Submitted to: Journal of Environmental Quality
Publication Type: Peer Reviewed Journal
Publication Acceptance Date: September 12, 2005
Publication Date: February 2, 2006
Citation: McLaughlin, M.R., Balaa, M.F., Sims, J., King, R. 2006. Isolation of Salmonella bacteriophages from swine effluent lagoons. Journal of Environmental Quality. 35:522-528.

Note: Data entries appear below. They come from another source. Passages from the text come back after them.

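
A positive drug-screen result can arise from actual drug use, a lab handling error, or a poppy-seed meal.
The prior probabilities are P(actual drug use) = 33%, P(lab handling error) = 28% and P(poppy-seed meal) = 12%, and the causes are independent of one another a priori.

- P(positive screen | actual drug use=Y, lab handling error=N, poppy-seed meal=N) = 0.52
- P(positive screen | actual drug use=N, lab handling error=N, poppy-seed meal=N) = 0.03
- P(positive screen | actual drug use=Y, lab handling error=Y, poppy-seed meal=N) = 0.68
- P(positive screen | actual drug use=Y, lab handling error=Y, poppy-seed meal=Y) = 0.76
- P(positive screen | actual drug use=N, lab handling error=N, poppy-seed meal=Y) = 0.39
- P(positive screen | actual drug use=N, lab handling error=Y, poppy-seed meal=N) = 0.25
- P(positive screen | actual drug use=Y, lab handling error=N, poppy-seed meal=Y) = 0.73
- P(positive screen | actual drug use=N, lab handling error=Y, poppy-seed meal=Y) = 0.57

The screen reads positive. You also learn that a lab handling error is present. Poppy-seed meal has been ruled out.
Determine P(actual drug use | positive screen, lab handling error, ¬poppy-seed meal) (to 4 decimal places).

P(actual drug use | positive screen, lab handling error, ¬poppy-seed meal) ≈ 0.5726

P(positive screen | lab handling error, ¬poppy-seed meal) = 0.25·0.67 + 0.68·0.33 = 0.167500 + 0.224400 = 0.391900
The actual drug use-present share is 0.68·0.33 = 0.224400.
P(actual drug use | positive screen, lab handling error, ¬poppy-seed meal) = 0.224400 / 0.391900 ≈ 0.5726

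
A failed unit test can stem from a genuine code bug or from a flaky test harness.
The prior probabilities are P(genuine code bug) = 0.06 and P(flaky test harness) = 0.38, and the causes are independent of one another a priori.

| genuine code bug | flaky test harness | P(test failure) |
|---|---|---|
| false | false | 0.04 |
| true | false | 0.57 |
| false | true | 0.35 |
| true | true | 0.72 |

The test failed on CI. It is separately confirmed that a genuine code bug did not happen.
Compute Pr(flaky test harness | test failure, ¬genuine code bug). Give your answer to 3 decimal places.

Weight on flaky test harness=true, given the evidence: 0.35×0.38 = 0.133000
The normalizing constant is 0.04×0.62 + 0.35×0.38 = 0.157800
P(flaky test harness | test failure, ¬genuine code bug) = 0.133000/0.157800 ≈ 0.843

Pr(flaky test harness | test failure, ¬genuine code bug) ≈ 0.843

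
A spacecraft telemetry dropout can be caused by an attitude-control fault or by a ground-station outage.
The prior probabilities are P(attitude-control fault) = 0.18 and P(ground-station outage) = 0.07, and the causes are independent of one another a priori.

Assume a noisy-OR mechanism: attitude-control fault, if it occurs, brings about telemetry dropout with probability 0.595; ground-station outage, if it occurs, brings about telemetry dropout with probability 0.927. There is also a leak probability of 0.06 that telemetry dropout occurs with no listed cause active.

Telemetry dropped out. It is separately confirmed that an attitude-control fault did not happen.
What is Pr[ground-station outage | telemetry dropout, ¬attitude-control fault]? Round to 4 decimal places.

Under noisy-OR, P(telemetry dropout | causes) = 1 − (1−0.06)·∏(1−qᵢ) over the active causes.
P(telemetry dropout | ¬attitude-control fault) = 0.06·0.93 + 0.93138·0.07 = 0.055800 + 0.065197 = 0.120997
Of this, 0.065197 comes from 0.93138·0.07 (the ground-station outage=true cases).
So P(ground-station outage | telemetry dropout, ¬attitude-control fault) = 0.065197/0.120997 ≈ 0.5388.

Pr[ground-station outage | telemetry dropout, ¬attitude-control fault] ≈ 0.5388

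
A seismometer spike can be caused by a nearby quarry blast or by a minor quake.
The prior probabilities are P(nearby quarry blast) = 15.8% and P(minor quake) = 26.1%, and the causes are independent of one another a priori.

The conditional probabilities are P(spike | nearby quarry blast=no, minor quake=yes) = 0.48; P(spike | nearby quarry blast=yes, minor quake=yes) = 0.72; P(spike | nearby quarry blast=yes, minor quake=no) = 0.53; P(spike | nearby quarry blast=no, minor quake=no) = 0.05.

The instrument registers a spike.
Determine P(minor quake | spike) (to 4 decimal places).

P(minor quake | spike) ≈ 0.5924

P(spike) = 0.05·0.842·0.739 + 0.48·0.842·0.261 + 0.53·0.158·0.739 + 0.72·0.158·0.261 = 0.031112 + 0.105486 + 0.061884 + 0.029691 = 0.228173
Of this, 0.135177 comes from 0.105486 + 0.029691 (the minor quake=true cases).
So P(minor quake | spike) = 0.135177/0.228173 ≈ 0.5924.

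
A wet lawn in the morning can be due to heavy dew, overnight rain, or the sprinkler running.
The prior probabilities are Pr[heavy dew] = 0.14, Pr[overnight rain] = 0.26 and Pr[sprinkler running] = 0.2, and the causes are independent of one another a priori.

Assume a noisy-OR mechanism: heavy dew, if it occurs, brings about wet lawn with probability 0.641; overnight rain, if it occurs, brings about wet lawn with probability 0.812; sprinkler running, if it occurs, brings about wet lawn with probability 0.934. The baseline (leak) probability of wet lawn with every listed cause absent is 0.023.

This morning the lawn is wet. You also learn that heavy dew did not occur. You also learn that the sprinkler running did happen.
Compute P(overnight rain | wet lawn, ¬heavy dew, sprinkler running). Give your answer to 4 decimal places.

P(overnight rain | wet lawn, ¬heavy dew, sprinkler running) ≈ 0.2706

Under noisy-OR, P(wet lawn | causes) = 1 − (1−0.023)·∏(1−qᵢ) over the active causes.
Enumerate both values of overnight rain and weight by the priors:
  P(wet lawn | ¬heavy dew, sprinkler running) = 0.935518*0.74 + 0.987877*0.26
        = 0.692283 + 0.256848 = 0.949131
Keeping only the overnight rain-present terms gives 0.256848, so
  P(overnight rain | wet lawn, ¬heavy dew, sprinkler running) = 0.256848 / 0.949131 ≈ 0.2706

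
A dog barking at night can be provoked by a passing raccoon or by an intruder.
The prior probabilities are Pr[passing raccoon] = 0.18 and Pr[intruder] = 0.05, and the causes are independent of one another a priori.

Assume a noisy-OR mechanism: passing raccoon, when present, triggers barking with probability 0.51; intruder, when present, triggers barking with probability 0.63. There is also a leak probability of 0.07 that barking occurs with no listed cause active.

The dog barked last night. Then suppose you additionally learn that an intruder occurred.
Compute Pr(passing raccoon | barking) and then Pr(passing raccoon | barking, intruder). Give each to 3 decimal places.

Pr(passing raccoon | barking) ≈ 0.553; Pr(passing raccoon | barking, intruder) ≈ 0.218

Under noisy-OR, P(barking | causes) = 1 − (1−0.07)·∏(1−qᵢ) over the active causes.
Enumerate the 4 (passing raccoon, intruder) configurations and weight by the priors:
  P(barking) = 0.07×0.82×0.95 + 0.6559×0.82×0.05 + 0.5443×0.18×0.95 + 0.831391×0.18×0.05
        = 0.054530 + 0.026892 + 0.093075 + 0.007483 = 0.181980
Configurations with passing raccoon contribute 0.100558, so
  P(passing raccoon | barking) = 0.100558 / 0.181980 ≈ 0.553

Now condition on the additional information:
Enumerate both values of passing raccoon and weight by the priors:
  P(barking | intruder) = 0.6559×0.82 + 0.831391×0.18
        = 0.537838 + 0.149650 = 0.687488
Keeping only the passing raccoon-present terms gives 0.149650, so
  P(passing raccoon | barking, intruder) = 0.149650 / 0.687488 ≈ 0.218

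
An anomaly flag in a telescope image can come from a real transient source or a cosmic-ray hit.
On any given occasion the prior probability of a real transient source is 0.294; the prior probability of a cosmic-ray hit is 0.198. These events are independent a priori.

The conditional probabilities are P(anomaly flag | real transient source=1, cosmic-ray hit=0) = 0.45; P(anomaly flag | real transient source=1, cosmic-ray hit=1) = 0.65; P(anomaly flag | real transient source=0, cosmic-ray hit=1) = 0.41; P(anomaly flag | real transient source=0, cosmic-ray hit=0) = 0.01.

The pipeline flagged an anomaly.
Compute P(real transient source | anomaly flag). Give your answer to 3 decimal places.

Weight on real transient source=true, given the evidence: 0.106105 + 0.037838 = 0.143943
Normalizer over all consistent configurations: 0.01*0.706*0.802 + 0.41*0.706*0.198 + 0.45*0.294*0.802 + 0.65*0.294*0.198 = 0.206918
P(real transient source | anomaly flag) = 0.143943/0.206918 ≈ 0.696

P(real transient source | anomaly flag) ≈ 0.696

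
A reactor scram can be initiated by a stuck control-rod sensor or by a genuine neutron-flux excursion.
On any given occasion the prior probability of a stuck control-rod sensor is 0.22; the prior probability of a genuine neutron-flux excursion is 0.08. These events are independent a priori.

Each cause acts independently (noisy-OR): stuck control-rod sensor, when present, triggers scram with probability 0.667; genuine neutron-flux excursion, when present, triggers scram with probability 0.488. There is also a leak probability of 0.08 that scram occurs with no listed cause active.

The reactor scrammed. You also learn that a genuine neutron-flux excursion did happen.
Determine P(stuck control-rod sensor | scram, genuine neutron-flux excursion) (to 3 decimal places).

P(stuck control-rod sensor | scram, genuine neutron-flux excursion) ≈ 0.310

Under noisy-OR, P(scram | causes) = 1 − (1−0.08)·∏(1−qᵢ) over the active causes.
Enumerate both values of stuck control-rod sensor and weight by the priors:
  P(scram | genuine neutron-flux excursion) = 0.52896*0.78 + 0.843144*0.22
        = 0.412589 + 0.185492 = 0.598081
Keeping only the stuck control-rod sensor-present terms gives 0.185492, so
  P(stuck control-rod sensor | scram, genuine neutron-flux excursion) = 0.185492 / 0.598081 ≈ 0.310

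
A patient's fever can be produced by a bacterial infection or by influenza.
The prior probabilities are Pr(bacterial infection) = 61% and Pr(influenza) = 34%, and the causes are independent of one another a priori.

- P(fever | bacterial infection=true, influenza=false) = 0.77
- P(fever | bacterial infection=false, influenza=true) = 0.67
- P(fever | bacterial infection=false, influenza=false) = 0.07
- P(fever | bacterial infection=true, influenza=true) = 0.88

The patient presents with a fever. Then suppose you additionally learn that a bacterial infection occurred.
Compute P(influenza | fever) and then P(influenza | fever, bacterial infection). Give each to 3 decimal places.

P(influenza | fever) ≈ 0.453; P(influenza | fever, bacterial infection) ≈ 0.371

By total probability over the 4 (bacterial infection, influenza) configurations:
  P(fever) = 0.07·0.39·0.66 + 0.67·0.39·0.34 + 0.77·0.61·0.66 + 0.88·0.61·0.34
        = 0.018018 + 0.088842 + 0.310002 + 0.182512 = 0.599374
Keeping only the influenza-present terms gives 0.271354, so
  P(influenza | fever) = 0.271354 / 0.599374 ≈ 0.453

Now condition on the additional information:
Enumerate both values of influenza and weight by the priors:
  P(fever | bacterial infection) = 0.77·0.66 + 0.88·0.34
        = 0.508200 + 0.299200 = 0.807400
The terms with influenza present sum to 0.299200, so
  P(influenza | fever, bacterial infection) = 0.299200 / 0.807400 ≈ 0.371
The drop from 0.453 to 0.371 is the explaining-away (discounting) effect.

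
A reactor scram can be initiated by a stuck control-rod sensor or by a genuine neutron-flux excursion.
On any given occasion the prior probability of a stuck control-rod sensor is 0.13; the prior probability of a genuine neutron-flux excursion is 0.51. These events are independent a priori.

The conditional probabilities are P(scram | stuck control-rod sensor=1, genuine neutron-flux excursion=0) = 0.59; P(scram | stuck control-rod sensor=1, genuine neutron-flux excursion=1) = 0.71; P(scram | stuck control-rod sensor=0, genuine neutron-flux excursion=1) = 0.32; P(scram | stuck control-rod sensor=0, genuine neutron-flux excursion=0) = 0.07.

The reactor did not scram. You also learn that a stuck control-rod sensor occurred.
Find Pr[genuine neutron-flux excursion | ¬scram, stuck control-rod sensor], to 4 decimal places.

By total probability over both values of genuine neutron-flux excursion:
  P(¬scram | stuck control-rod sensor) = 0.41×0.49 + 0.29×0.51
        = 0.200900 + 0.147900 = 0.348800
Configurations with genuine neutron-flux excursion contribute 0.147900, so
  P(genuine neutron-flux excursion | ¬scram, stuck control-rod sensor) = 0.147900 / 0.348800 ≈ 0.4240

Pr[genuine neutron-flux excursion | ¬scram, stuck control-rod sensor] ≈ 0.4240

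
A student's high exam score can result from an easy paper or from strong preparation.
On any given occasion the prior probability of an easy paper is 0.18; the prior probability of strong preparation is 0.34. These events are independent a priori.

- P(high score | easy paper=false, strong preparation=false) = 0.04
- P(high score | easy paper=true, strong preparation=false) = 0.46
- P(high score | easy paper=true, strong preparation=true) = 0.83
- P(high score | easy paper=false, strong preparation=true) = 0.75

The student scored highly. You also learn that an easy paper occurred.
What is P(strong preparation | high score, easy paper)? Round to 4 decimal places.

P(strong preparation | high score, easy paper) ≈ 0.4817

By total probability over both values of strong preparation:
  P(high score | easy paper) = 0.46*0.66 + 0.83*0.34
        = 0.303600 + 0.282200 = 0.585800
The terms with strong preparation present sum to 0.282200, so
  P(strong preparation | high score, easy paper) = 0.282200 / 0.585800 ≈ 0.4817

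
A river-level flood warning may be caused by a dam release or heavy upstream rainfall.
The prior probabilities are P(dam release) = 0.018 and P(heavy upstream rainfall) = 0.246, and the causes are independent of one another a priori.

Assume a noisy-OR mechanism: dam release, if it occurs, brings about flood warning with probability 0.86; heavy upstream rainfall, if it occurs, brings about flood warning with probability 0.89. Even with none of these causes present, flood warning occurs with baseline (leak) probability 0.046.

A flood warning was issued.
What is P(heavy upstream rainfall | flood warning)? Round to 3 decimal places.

P(heavy upstream rainfall | flood warning) ≈ 0.828

Under noisy-OR, P(flood warning | causes) = 1 − (1−0.046)·∏(1−qᵢ) over the active causes.
Sum P(flood warning|·) weighted by the priors over the 4 (dam release, heavy upstream rainfall) configurations:
  P(flood warning) = 0.046*0.982*0.754 + 0.89506*0.982*0.246 + 0.86644*0.018*0.754 + 0.985308*0.018*0.246
        = 0.034060 + 0.216221 + 0.011759 + 0.004363 = 0.266403
Keeping only the heavy upstream rainfall-present terms gives 0.220584, so
  P(heavy upstream rainfall | flood warning) = 0.220584 / 0.266403 ≈ 0.828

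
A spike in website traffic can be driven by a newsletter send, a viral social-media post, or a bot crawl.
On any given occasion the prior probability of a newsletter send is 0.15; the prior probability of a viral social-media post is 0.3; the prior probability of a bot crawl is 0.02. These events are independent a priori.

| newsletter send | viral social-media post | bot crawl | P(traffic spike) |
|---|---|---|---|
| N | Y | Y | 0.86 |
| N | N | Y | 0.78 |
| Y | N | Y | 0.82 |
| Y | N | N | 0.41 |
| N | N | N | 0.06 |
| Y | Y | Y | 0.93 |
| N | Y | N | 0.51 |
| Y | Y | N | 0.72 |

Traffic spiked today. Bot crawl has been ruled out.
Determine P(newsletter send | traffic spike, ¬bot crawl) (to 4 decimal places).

P(newsletter send | traffic spike, ¬bot crawl) ≈ 0.3128

By total probability over the 4 (newsletter send, viral social-media post) configurations:
  P(traffic spike | ¬bot crawl) = 0.06·0.85·0.7 + 0.51·0.85·0.3 + 0.41·0.15·0.7 + 0.72·0.15·0.3
        = 0.035700 + 0.130050 + 0.043050 + 0.032400 = 0.241200
Configurations with newsletter send contribute 0.075450, so
  P(newsletter send | traffic spike, ¬bot crawl) = 0.075450 / 0.241200 ≈ 0.3128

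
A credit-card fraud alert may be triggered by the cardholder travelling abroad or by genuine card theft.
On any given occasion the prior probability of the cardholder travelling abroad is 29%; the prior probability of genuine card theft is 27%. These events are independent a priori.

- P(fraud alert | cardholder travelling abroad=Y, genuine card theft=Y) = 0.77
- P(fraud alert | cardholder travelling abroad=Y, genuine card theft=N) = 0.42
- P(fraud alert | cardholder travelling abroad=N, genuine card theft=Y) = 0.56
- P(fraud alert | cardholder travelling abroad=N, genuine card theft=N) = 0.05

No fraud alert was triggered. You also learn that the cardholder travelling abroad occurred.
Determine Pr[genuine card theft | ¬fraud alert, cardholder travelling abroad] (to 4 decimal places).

Enumerate both values of genuine card theft and weight by the priors:
  P(¬fraud alert | cardholder travelling abroad) = 0.58×0.73 + 0.23×0.27
        = 0.423400 + 0.062100 = 0.485500
Configurations with genuine card theft contribute 0.062100, so
  P(genuine card theft | ¬fraud alert, cardholder travelling abroad) = 0.062100 / 0.485500 ≈ 0.1279

Pr[genuine card theft | ¬fraud alert, cardholder travelling abroad] ≈ 0.1279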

Interpretive Summary: Bacteriophages, or phages as they are called, are viruses that infect bacteria. Phages occur widely in the natural environment wherever bacteria occur. Phage infection of a bacterial cell often causes the bacterial cell to produce new phages at the expense of shutting down its own functions. The end result of such phage infection is death of the bacterial cell. The infected bacterial cell is ruptured and multiple copies of new phage particles are released into the environment, where they may come in contact with other bacterial cells and continue the infection cycle. Phages often have very specific host requirements and can only infect and attack certain strains of bacteria. Knowledge of this specificity is used by medical and food safety personnel, enabling them to use specific phages to help identify, track and even treat bacterial infections. In research reported here, Agricultural Research Service scientists at Mississippi State, MS worked jointly with scientists from Western Kentucky University at Bowling Green, KY to make a collection of phages from swine lagoons. Methods were adapted to isolate and identify phages which attacked and killed only strains of Salmonella. In addition to determining the bacterial host specificity of the phages, the phages were also classified scientifically according to their unique size and shape. Information from the phage study will enable scientists to better understand the bacterial ecology of swine manure lagoons. The Salmonella phages will be useful in future research to develop new methods of identification and control for Salmonella.
Bacteriophages (phages) associated with Salmonella were collected from nine swine manure lagoons in Mississippi. Phages were isolated by an enrichment protocol or directly from effluent. For enrichment, chloroform-treated samples were filtered (0.22 µm) and selectively enriched by adding a cocktail of Salmonella strains in trypticase soy broth. After overnight incubation at 35 C, chloroform was added and samples stored at 5°C. Enriched samples were tested by double agar layer (DAL) plaque assay against individual Salmonella isolates. Phage titers of 2.9 x 108 to 2.1 x 109 plaque forming units (pfu) per ml were produced, but estimation of phage titers in lagoons was not possible. For direct isolation, effluent was clarified by centrifugation, filtered (0.22 µm) and used in DAL plaque assays to select single-plaque isolates for 15 Salmonella strains. Plaque counts varied among Salmonella strains and lagoons. The most sensitive strain for direct phage recovery was ATCC 13311. Phage titers estimated by direct isolation with ATCC 13311 ranged among lagoons from 12-148 pfu per ml. Host range tests of 66 isolates recovered by the enrichment protocol, showed all were specific for Salmonella serotypes Enteritidis and Typhimurium and none produced plaques on lagoon isolates of species of Citrobacter, Escherichia, Proteus, Providencia or Serratia. Electron microscopy (EM) showed purified enrichment isolates had Podoviridae morphology (tailless 50 nm icosahedral heads with tail spikes). EM of clarified concentrated effluent showed 5.5:1 tailless to tailed phages. The isolated phages have potential as typing reagents, specific indicators and biocontrol agents of Salmonella.